Todays’ snapshot of a confirmation class
(Note: These are not necessarily considered best practices and could serve as a means to review what your current practices are and how you might “up your game.”)
- Control and standards are decentralized – Confirmation programs have very little overall denominational control or standards. In the Episcopal Church, some (very few) have diocesan guidelines. Each congregation offers confirmation preparation their “own way.”
- Programs are clergy-centered – Clergy members almost always directly supervise and participate in their congregation’s confirmation programs (97% of all programs). In 25% of all programs, clergy members lead with no other adult involvement. (Our note: Safe church practices?)

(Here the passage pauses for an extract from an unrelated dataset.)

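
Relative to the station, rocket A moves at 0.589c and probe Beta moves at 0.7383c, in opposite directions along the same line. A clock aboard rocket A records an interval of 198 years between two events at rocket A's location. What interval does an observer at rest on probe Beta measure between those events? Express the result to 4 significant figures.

521.2 years

The velocity of rocket A relative to probe Beta is (0.589 + 0.7383)c / (1 + 0.589×0.7383) = 0.92504c; relative speed 0.92504c.
At |u| = 0.92504c, γ = (1 − 0.855699)^(−1/2) = 2.6325.
Rocket A's interval is proper; time dilation gives Δt_B = γΔτ = 2.6325 × 198 years = 521.2 years.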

- Settings resemble a school classroom model – There are regularly scheduled classes (45 minutes – 2 hours) that follow a planned curriculum. It coincides with the school calendar (entire year/s, or just fall or spring semester). Programs with alternative approaches are outliers.
- Classes are discussion-based – 96% of programs use the methodology of small group discussion. These may follow a lecture, include Bible study, follow a multimedia presentation, be inquiry-led, or may revolve around a game or other hands-on learning.
- Programs are contextual – Programs are structured around unique needs of individuals congregations, communities, and / or students. Class meetings (day, time, program duration is based on the needs of students and families. Programs with the same number of classroom hours may look very different from one another.
- There’s no standard for the number of classroom hours – There is lots of variability due to each congregation’s contextual reality, the decentralized nature of confirmation ministry, and the necessity of a ministry leader to coordinate the program
- There’s no standard for out-of-classroom activity – Some programs have not extra requirements (not even worship attendance) while some require volunteering, retreat/camp attendance, homework, etc.
- There’s inconsistency on enforcement of requirements – For example, some programs have fairly strict standards and requirements to fulfill prior to the confirmation rite. The majority are much less strict or have fairly low standards.